High hopes of Austrian firm lie in Black Sea
OMV’s preliminary estimate on the Neptun Deep finding in Romania stands at between 42 to 82 billion cubic meters. The company also holds 30 percent search rights in Bulgaria’s Khan Asparuh block with Total and Repsol and another 15 percent in Ukraine’s Skifska, partnering with ExxonMobil and Shell.OMV is raising hopes it will carry dramatic amounts of gas to Europe from its claimed finding in a Black Sea field off Romania, putting the region at the heart of its future plans.
However, the priority for Romanian resources is to meet the domestic demand in the Balkan country, executives at the Austria-based energy company, which also owns Turkey’s Petrol Ofisi, said.
The assertive partner to West Nabucco, one of the two consortia hoping to win the transfer of Caspian gas via the planned $7 billion Turkey-Azerbaijan Trans Anatolia Pipeline (TANAP) project, says its suggested route, likely to be backed with possible Black Sea findings, will help Europe reduce its Russian dependency for natural gas.
The choice between West Nabucco and rival Trans Adriatic Pipeline (TAP) is a political one, said Gerhard Roiss, chairman and chief executive of OMV, during a press meeting in London yesterday, arguing that West Nabucco is strategic since it suggests carrying the Caspian gas over a route that covers countries that are 100 percent dependent on one certain country, without naming Russia.
However, the TAP route is a plan that would carry the crucial resource to southern Europe, which has access to North African resources, according to the chairman.
“Europe needs a clear positioning in energy,” Roiss said.
American way or Japanese way
Citing U.S. President Barack Obama’s post-election promise to cut the world’s largest economy’s energy dependency and claiming that Japan will be a 90 percent gas importer by 2035, Roiss said Europe had two choices: the American way or the Japanese way. The American way needs the boosted utility of European sources, he added.
“Does Europe have own its own gas? Yes. The Black Sea and the North Sea,” he said.
These are the two main spots where OMV is focusing in its consolidation plans, under the motto: “Less products, less countries, bigger size.”
The final decision on the venture winning the TANAP gas will be made by the Shah Deniz II consortium mainly controlled by Azerbaijani state companies and BP.
OMV’s preliminary estimate on the Neptun Deep finding in Romania, first announced in February this year, stands at between 42 to 82 billion cubic meters per year. The company also holds 30 percent search rights in Bulgaria’s Khan Asparuh block with Total and Repsol and another 15 percent in Ukraine’s Skifska, partnering with ExxonMobil and Shell. These three blocks neighbor each other and OMV’s future plans include an off-Turkey search if the Bulgarian activity bears results.
“It is key for Europe, key for Romania,” said Roiss on the Romanian search. “The Black Sea is the future of energy.”

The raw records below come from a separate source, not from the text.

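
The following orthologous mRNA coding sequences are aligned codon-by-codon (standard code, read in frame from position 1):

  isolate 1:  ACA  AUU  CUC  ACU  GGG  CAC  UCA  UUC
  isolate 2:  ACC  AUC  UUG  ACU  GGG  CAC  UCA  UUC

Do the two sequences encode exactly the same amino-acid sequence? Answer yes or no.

Codon 1: ACA Thr / ACC Thr — synonymous.
Codon 2: AUU Ile / AUC Ile — synonymous.
Codon 3: CUC Leu / UUG Leu — synonymous.
Codon 4: ACU Thr / ACU Thr — identical.
Codon 5: GGG Gly / GGG Gly — identical.
Codon 6: CAC His / CAC His — identical.
Codon 7: UCA Ser / UCA Ser — identical.
Codon 8: UUC Phe / UUC Phe — identical.
Nonsynonymous differences: 0 → same protein.

yes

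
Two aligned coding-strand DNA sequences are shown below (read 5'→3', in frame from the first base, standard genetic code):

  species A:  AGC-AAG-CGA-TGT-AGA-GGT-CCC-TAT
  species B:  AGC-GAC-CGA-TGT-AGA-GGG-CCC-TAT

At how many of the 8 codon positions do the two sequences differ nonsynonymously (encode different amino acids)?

Codon 1: AGC Ser / AGC Ser — identical.
Codon 2: AAG Lys / GAC Asp — nonsynonymous.
Codon 3: CGA Arg / CGA Arg — identical.
Codon 4: TGT Cys / TGT Cys — identical.
Codon 5: AGA Arg / AGA Arg — identical.
Codon 6: GGT Gly / GGG Gly — synonymous.
Codon 7: CCC Pro / CCC Pro — identical.
Codon 8: TAT Tyr / TAT Tyr — identical.
Nonsynonymous differences: 1.

1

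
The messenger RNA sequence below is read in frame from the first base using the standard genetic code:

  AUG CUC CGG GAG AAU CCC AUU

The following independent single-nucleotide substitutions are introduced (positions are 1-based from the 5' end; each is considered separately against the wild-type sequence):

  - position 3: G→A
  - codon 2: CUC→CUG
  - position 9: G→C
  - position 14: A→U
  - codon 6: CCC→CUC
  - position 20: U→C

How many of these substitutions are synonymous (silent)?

2

Codon 1: AUG (Met) → AUA (Ile) — missense.
Codon 2: CUC (Leu) → CUG (Leu) — synonymous.
Codon 3: CGG (Arg) → CGC (Arg) — synonymous.
Codon 5: AAU (Asn) → AUU (Ile) — missense.
Codon 6: CCC (Pro) → CUC (Leu) — missense.
Codon 7: AUU (Ile) → ACU (Thr) — missense.
Synonymous: 2 of 6.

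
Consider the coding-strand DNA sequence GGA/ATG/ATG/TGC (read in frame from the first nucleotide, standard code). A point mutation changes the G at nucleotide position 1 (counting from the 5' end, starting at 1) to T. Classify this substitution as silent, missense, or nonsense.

nonsense

Position 1 falls in codon 1: GGA → Gly.
After the substitution the codon is TGA → Stop.
The new codon is a stop codon, so this is a nonsense mutation.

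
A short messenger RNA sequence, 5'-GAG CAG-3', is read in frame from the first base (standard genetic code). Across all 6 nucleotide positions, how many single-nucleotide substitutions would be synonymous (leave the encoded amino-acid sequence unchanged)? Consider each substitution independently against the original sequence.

Codon 1 (GAG, Glu): 1 synonymous substitution.
Codon 2 (CAG, Gln): 1 synonymous substitution.
Total: 1 + 1 = 2.

2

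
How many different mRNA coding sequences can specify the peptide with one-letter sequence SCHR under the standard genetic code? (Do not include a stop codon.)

Ser: 6 codons.
Cys: 2 codons.
His: 2 codons.
Arg: 6 codons.
6 × 2 × 2 × 6 = 144.

144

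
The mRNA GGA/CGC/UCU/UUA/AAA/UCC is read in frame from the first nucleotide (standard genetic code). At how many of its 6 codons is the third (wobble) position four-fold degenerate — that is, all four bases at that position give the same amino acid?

Codon 1 GGA (Gly): third position 4-fold.
Codon 2 CGC (Arg): third position 4-fold.
Codon 3 UCU (Ser): third position 4-fold.
Codon 4 UUA (Leu): third position 2-fold.
Codon 5 AAA (Lys): third position 2-fold.
Codon 6 UCC (Ser): third position 4-fold.
Four-fold degenerate third positions: 4.

4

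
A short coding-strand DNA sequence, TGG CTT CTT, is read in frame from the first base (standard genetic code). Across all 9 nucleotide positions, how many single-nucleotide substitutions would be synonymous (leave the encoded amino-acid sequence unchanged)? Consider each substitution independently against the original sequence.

6

Codon 1 (TGG, Trp): 0 synonymous substitutions.
Codon 2 (CTT, Leu): 3 synonymous substitutions.
Codon 3 (CTT, Leu): 3 synonymous substitutions.
Total: 0 + 3 + 3 = 6.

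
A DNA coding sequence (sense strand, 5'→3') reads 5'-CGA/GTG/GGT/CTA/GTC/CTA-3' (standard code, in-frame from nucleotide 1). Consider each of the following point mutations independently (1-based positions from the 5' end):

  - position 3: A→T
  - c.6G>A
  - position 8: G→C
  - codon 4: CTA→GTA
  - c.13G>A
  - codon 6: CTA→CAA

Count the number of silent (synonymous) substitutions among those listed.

Codon 1: CGA (Arg) → CGT (Arg) — synonymous.
Codon 2: GTG (Val) → GTA (Val) — synonymous.
Codon 3: GGT (Gly) → GCT (Ala) — missense.
Codon 4: CTA (Leu) → GTA (Val) — missense.
Codon 5: GTC (Val) → ATC (Ile) — missense.
Codon 6: CTA (Leu) → CAA (Gln) — missense.
Synonymous: 2 of 6.

2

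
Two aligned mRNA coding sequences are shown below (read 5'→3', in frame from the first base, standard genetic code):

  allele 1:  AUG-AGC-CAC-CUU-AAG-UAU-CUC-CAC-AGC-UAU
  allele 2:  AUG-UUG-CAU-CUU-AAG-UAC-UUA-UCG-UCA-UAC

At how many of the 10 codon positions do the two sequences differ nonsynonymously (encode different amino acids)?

Codon 1: AUG Met / AUG Met — identical.
Codon 2: AGC Ser / UUG Leu — nonsynonymous.
Codon 3: CAC His / CAU His — synonymous.
Codon 4: CUU Leu / CUU Leu — identical.
Codon 5: AAG Lys / AAG Lys — identical.
Codon 6: UAU Tyr / UAC Tyr — synonymous.
Codon 7: CUC Leu / UUA Leu — synonymous.
Codon 8: CAC His / UCG Ser — nonsynonymous.
Codon 9: AGC Ser / UCA Ser — synonymous.
Codon 10: UAU Tyr / UAC Tyr — synonymous.
Nonsynonymous differences: 2.

2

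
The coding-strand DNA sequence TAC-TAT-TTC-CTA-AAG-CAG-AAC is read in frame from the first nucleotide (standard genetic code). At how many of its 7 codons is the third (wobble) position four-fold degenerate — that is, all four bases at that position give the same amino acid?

1

Codon 1 TAC (Tyr): third position 2-fold.
Codon 2 TAT (Tyr): third position 2-fold.
Codon 3 TTC (Phe): third position 2-fold.
Codon 4 CTA (Leu): third position 4-fold.
Codon 5 AAG (Lys): third position 2-fold.
Codon 6 CAG (Gln): third position 2-fold.
Codon 7 AAC (Asn): third position 2-fold.
Four-fold degenerate third positions: 1.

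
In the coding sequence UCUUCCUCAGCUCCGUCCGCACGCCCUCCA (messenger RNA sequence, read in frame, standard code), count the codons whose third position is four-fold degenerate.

10

Codon 1 UCU (Ser): third position 4-fold.
Codon 2 UCC (Ser): third position 4-fold.
Codon 3 UCA (Ser): third position 4-fold.
Codon 4 GCU (Ala): third position 4-fold.
Codon 5 CCG (Pro): third position 4-fold.
Codon 6 UCC (Ser): third position 4-fold.
Codon 7 GCA (Ala): third position 4-fold.
Codon 8 CGC (Arg): third position 4-fold.
Codon 9 CCU (Pro): third position 4-fold.
Codon 10 CCA (Pro): third position 4-fold.
Four-fold degenerate third positions: 10.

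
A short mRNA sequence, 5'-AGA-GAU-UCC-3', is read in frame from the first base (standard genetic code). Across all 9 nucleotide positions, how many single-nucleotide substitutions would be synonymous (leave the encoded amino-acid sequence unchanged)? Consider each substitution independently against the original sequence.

Codon 1 (AGA, Arg): 2 synonymous substitutions.
Codon 2 (GAU, Asp): 1 synonymous substitution.
Codon 3 (UCC, Ser): 3 synonymous substitutions.
Total: 2 + 1 + 3 = 6.

6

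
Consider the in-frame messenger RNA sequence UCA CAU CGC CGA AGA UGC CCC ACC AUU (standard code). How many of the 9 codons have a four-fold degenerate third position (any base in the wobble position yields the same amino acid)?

Codon 1 UCA (Ser): third position 4-fold.
Codon 2 CAU (His): third position 2-fold.
Codon 3 CGC (Arg): third position 4-fold.
Codon 4 CGA (Arg): third position 4-fold.
Codon 5 AGA (Arg): third position 2-fold.
Codon 6 UGC (Cys): third position 2-fold.
Codon 7 CCC (Pro): third position 4-fold.
Codon 8 ACC (Thr): third position 4-fold.
Codon 9 AUU (Ile): third position 3-fold.
Four-fold degenerate third positions: 5.

5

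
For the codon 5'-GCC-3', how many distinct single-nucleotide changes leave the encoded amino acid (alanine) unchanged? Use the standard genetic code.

3

Position 1: none → 0 synonymous.
Position 2: none → 0 synonymous.
Position 3: GCU, GCA, GCG → 3 synonymous.
Total: 0 + 0 + 3 = 3.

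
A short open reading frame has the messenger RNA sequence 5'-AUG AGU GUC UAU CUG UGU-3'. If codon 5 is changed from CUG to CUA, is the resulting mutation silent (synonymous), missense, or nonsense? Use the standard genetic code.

Position 15 falls in codon 5: CUG → Leu.
After the substitution the codon is CUA → Leu.
Both encode Leu, so the change is synonymous.

silent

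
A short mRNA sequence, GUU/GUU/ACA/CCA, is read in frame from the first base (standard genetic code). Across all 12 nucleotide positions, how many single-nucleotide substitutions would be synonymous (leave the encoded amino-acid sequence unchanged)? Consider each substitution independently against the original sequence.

12

Codon 1 (GUU, Val): 3 synonymous substitutions.
Codon 2 (GUU, Val): 3 synonymous substitutions.
Codon 3 (ACA, Thr): 3 synonymous substitutions.
Codon 4 (CCA, Pro): 3 synonymous substitutions.
Total: 3 + 3 + 3 + 3 = 12.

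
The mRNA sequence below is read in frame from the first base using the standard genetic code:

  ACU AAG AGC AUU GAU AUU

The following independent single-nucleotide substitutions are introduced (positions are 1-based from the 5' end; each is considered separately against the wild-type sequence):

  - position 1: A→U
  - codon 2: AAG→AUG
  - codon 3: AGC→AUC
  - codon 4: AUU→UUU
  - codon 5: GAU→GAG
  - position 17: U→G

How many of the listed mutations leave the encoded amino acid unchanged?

0

Codon 1: ACU (Thr) → UCU (Ser) — missense.
Codon 2: AAG (Lys) → AUG (Met) — missense.
Codon 3: AGC (Ser) → AUC (Ile) — missense.
Codon 4: AUU (Ile) → UUU (Phe) — missense.
Codon 5: GAU (Asp) → GAG (Glu) — missense.
Codon 6: AUU (Ile) → AGU (Ser) — missense.
Synonymous: 0 of 6.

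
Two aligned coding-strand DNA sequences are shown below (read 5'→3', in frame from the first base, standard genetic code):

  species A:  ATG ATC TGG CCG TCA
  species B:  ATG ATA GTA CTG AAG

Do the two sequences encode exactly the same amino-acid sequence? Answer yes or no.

no

Codon 1: ATG Met / ATG Met — identical.
Codon 2: ATC Ile / ATA Ile — synonymous.
Codon 3: TGG Trp / GTA Val — nonsynonymous.
Codon 4: CCG Pro / CTG Leu — nonsynonymous.
Codon 5: TCA Ser / AAG Lys — nonsynonymous.
Nonsynonymous differences: 3 → different protein.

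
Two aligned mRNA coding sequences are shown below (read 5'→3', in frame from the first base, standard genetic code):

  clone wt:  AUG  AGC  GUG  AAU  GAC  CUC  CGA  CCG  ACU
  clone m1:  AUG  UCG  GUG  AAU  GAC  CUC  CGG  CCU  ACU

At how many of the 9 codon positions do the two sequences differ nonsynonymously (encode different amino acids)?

0

Codon 1: AUG Met / AUG Met — identical.
Codon 2: AGC Ser / UCG Ser — synonymous.
Codon 3: GUG Val / GUG Val — identical.
Codon 4: AAU Asn / AAU Asn — identical.
Codon 5: GAC Asp / GAC Asp — identical.
Codon 6: CUC Leu / CUC Leu — identical.
Codon 7: CGA Arg / CGG Arg — synonymous.
Codon 8: CCG Pro / CCU Pro — synonymous.
Codon 9: ACU Thr / ACU Thr — identical.
Nonsynonymous differences: 0.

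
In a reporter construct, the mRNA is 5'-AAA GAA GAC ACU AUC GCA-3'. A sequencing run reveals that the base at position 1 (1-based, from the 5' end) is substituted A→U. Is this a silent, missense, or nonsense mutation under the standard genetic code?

Position 1 falls in codon 1: AAA → Lys.
After the substitution the codon is UAA → Stop.
The new codon is a stop codon, so this is a nonsense mutation.

nonsense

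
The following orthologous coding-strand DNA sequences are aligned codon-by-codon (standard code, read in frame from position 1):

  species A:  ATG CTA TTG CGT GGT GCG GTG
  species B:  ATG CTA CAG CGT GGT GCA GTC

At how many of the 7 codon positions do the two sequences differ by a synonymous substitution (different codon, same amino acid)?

2

Codon 1: ATG Met / ATG Met — identical.
Codon 2: CTA Leu / CTA Leu — identical.
Codon 3: TTG Leu / CAG Gln — nonsynonymous.
Codon 4: CGT Arg / CGT Arg — identical.
Codon 5: GGT Gly / GGT Gly — identical.
Codon 6: GCG Ala / GCA Ala — synonymous.
Codon 7: GTG Val / GTC Val — synonymous.
Synonymous differences: 2.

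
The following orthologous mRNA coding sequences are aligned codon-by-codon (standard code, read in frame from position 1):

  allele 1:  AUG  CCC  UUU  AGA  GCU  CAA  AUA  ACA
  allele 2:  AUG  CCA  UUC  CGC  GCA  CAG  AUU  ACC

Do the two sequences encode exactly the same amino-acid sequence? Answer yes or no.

Codon 1: AUG Met / AUG Met — identical.
Codon 2: CCC Pro / CCA Pro — synonymous.
Codon 3: UUU Phe / UUC Phe — synonymous.
Codon 4: AGA Arg / CGC Arg — synonymous.
Codon 5: GCU Ala / GCA Ala — synonymous.
Codon 6: CAA Gln / CAG Gln — synonymous.
Codon 7: AUA Ile / AUU Ile — synonymous.
Codon 8: ACA Thr / ACC Thr — synonymous.
Nonsynonymous differences: 0 → same protein.

yes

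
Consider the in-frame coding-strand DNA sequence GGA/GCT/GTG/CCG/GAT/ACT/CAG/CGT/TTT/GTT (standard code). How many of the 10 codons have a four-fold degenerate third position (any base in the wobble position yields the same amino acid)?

Codon 1 GGA (Gly): third position 4-fold.
Codon 2 GCT (Ala): third position 4-fold.
Codon 3 GTG (Val): third position 4-fold.
Codon 4 CCG (Pro): third position 4-fold.
Codon 5 GAT (Asp): third position 2-fold.
Codon 6 ACT (Thr): third position 4-fold.
Codon 7 CAG (Gln): third position 2-fold.
Codon 8 CGT (Arg): third position 4-fold.
Codon 9 TTT (Phe): third position 2-fold.
Codon 10 GTT (Val): third position 4-fold.
Four-fold degenerate third positions: 7.

7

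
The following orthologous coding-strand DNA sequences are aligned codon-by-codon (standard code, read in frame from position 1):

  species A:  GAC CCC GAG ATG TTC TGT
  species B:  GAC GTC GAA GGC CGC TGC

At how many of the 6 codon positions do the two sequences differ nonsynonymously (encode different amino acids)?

3

Codon 1: GAC Asp / GAC Asp — identical.
Codon 2: CCC Pro / GTC Val — nonsynonymous.
Codon 3: GAG Glu / GAA Glu — synonymous.
Codon 4: ATG Met / GGC Gly — nonsynonymous.
Codon 5: TTC Phe / CGC Arg — nonsynonymous.
Codon 6: TGT Cys / TGC Cys — synonymous.
Nonsynonymous differences: 3.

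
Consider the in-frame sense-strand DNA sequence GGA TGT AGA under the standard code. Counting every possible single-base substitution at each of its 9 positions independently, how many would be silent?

Codon 1 (GGA, Gly): 3 synonymous substitutions.
Codon 2 (TGT, Cys): 1 synonymous substitution.
Codon 3 (AGA, Arg): 2 synonymous substitutions.
Total: 3 + 1 + 2 = 6.

6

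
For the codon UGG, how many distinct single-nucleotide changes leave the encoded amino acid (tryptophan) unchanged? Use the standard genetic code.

Position 1: none → 0 synonymous.
Position 2: none → 0 synonymous.
Position 3: none → 0 synonymous.
Total: 0 + 0 + 0 = 0.

0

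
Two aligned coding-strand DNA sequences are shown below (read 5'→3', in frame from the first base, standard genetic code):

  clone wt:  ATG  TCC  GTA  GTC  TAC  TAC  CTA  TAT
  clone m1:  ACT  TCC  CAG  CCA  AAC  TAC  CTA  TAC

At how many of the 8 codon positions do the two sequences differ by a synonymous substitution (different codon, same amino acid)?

Codon 1: ATG Met / ACT Thr — nonsynonymous.
Codon 2: TCC Ser / TCC Ser — identical.
Codon 3: GTA Val / CAG Gln — nonsynonymous.
Codon 4: GTC Val / CCA Pro — nonsynonymous.
Codon 5: TAC Tyr / AAC Asn — nonsynonymous.
Codon 6: TAC Tyr / TAC Tyr — identical.
Codon 7: CTA Leu / CTA Leu — identical.
Codon 8: TAT Tyr / TAC Tyr — synonymous.
Synonymous differences: 1.

1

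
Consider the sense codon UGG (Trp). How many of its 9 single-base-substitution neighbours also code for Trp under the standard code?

Position 1: none → 0 synonymous.
Position 2: none → 0 synonymous.
Position 3: none → 0 synonymous.
Total: 0 + 0 + 0 = 0.

0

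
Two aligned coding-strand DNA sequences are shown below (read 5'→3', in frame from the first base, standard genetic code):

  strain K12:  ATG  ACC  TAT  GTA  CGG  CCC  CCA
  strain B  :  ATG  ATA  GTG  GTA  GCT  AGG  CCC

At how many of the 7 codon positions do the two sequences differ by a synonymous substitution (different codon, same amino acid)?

Codon 1: ATG Met / ATG Met — identical.
Codon 2: ACC Thr / ATA Ile — nonsynonymous.
Codon 3: TAT Tyr / GTG Val — nonsynonymous.
Codon 4: GTA Val / GTA Val — identical.
Codon 5: CGG Arg / GCT Ala — nonsynonymous.
Codon 6: CCC Pro / AGG Arg — nonsynonymous.
Codon 7: CCA Pro / CCC Pro — synonymous.
Synonymous differences: 1.

1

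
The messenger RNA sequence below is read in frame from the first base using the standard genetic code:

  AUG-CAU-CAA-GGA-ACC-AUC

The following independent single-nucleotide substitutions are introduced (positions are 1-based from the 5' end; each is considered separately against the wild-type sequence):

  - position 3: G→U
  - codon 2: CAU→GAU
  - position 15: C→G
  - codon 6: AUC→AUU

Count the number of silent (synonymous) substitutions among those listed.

Codon 1: AUG (Met) → AUU (Ile) — missense.
Codon 2: CAU (His) → GAU (Asp) — missense.
Codon 5: ACC (Thr) → ACG (Thr) — synonymous.
Codon 6: AUC (Ile) → AUU (Ile) — synonymous.
Synonymous: 2 of 4.

2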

Recently, BP announced that its off-Turkey search in the Black Sea had produced no results, but the Turkish Energy Ministry is insisting on further efforts.
The largest project that challenges the via-Turkey gas plans is South Stream, which this month became more concrete with provider Russia’s deal with Bulgaria. The route to Italy also includes Serbia, Slovenia and Hungary.
However, OMV downplays the competition. Roiss said, “If there will be two pipelines [to Europe], it is better than one.”
The company’s investment and production-increase plans are not limited to the Black Sea, with board member Jaap Huijskes saying at yesterday’s event that the company was planning several acquisitions in less than one year. This will add to OMV’s recent buyouts in a large landscape from Norway to Abu Dhabi, new territory for the Austrian firm.